Mais, pour autant, faut-il jeter le bébé avec l’eau du bain ? Autrement dit, au risque d’aggraver son cas, l’institution pouvait-elle laisser la junte dirigée par Assimi Goita dont les engagements initiaux relèvent encore de l’ordre des promesses, pousser l’audace jusqu’à proposer une transition comprise entre « six mois et 5 ans » et faire tourner ainsi en bourrique le médiateur désigné par l’instance sous-régionale, en l’occurrence l’ancien Président nigérian Goodluck Jonathan ? Penser que le Président Buhari, dirigeant à la très forte personnalité et lui-même ancien putschiste reconverti à la démocratie, pouvait laisser passer un tel affront, montre le manque de maturité politique de la junte malienne et souligne l’ignorance crasse de leurs supporters qui voient partout la main de la France, dans une sorte de délire monomaniaque. De la complexité de la crise malienne, les drogués du buzz et les camés des « like » qui sévissent sur les réseaux sociaux, n’ont cure. Ces Torquemada 2.0, avec une incroyable paresse intellectuelle, préfèrent chaque jour distiller le venin de la désinformation et de la manipulation. Ils se veulent les agents autoproclamés de la police de la circulation de la pensée, condamnant au bûcher médiatique toute voix dissonante. Aussi dures que soient les sanctions de la Cedeao pour les populations maliennes déjà fortement éprouvées, elles étaient prévisibles devant l’autisme suicidaire du colonel Goïta et la fuite en avant orchestrée par son Premier ministre Choguel Maïga. Devenu l’incarnation du nouveau nationalisme africain pour ses aficionados, l’homme multiplie les coups d’éclat et les coups de menton, dans une surenchère populiste permanente. Pourtant, le parcours sinueux de ce politicien extrêmement ambitieux devrait inciter ceux qui en font leur héros à la prudence. Ancien membre du RPM, le parti de l’ancien Président Moussa Traoré, Choguel Maïga a été aussi ministre sous le règne d’Amadou Toumani Touré, avant de rallier le gouvernement d’Ibrahim Boubacar Keita. Il en sera même le porte-parole zélé avant de lâcher brutalement IBK et d’adhérer au M5 RFP, organisation dont les manifestations monstres exigeant le départ de l’ancien Président, ont servi de cheval de Troie aux militaires pour prendre le pouvoir.
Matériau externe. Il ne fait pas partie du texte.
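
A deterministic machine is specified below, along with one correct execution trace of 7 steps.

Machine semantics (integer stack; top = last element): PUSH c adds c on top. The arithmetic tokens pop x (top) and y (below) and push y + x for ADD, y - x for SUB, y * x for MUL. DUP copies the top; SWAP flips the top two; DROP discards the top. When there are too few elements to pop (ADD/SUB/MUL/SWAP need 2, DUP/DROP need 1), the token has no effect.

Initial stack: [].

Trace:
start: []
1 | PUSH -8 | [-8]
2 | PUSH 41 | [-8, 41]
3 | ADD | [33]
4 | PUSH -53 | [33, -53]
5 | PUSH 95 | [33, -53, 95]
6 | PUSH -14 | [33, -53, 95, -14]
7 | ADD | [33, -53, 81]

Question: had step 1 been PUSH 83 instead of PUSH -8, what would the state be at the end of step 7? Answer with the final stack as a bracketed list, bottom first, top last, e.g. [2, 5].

(re-executing from step 1 with the substitution; state before step 1: [])
1 | PUSH 83 | [83]
2 | PUSH 41 | [83, 41]
3 | ADD | [124]
4 | PUSH -53 | [124, -53]
5 | PUSH 95 | [124, -53, 95]
6 | PUSH -14 | [124, -53, 95, -14]
7 | ADD | [124, -53, 81]

[124, -53, 81]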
La vérité avec la junte malienne, c’est que les jeunes officiers aux commandes de cet immense Etat ont pris goût au pouvoir et n’envisagent pas de sitôt de retourner dans les casernes. Céder à leurs desideratas serait un appel d’air pour tous les apprentis putschistes de la sous-région comme on l’a vu récemment au Burkina Faso, pays durement frappé aussi par une insurrection djihadiste, avec l’arrestation d’un officier accusé de vouloir renverser le régime. Robespierre, au moment de sa chute, se serait écrié, dépité : « La République est morte et les brigands triomphent ! » Au Mali où le risque de « somalisation » du pays n’a jamais été aussi grand, il faut prier pour que les rentiers de la crise et les démagogues de tout poil ne triomphent pas.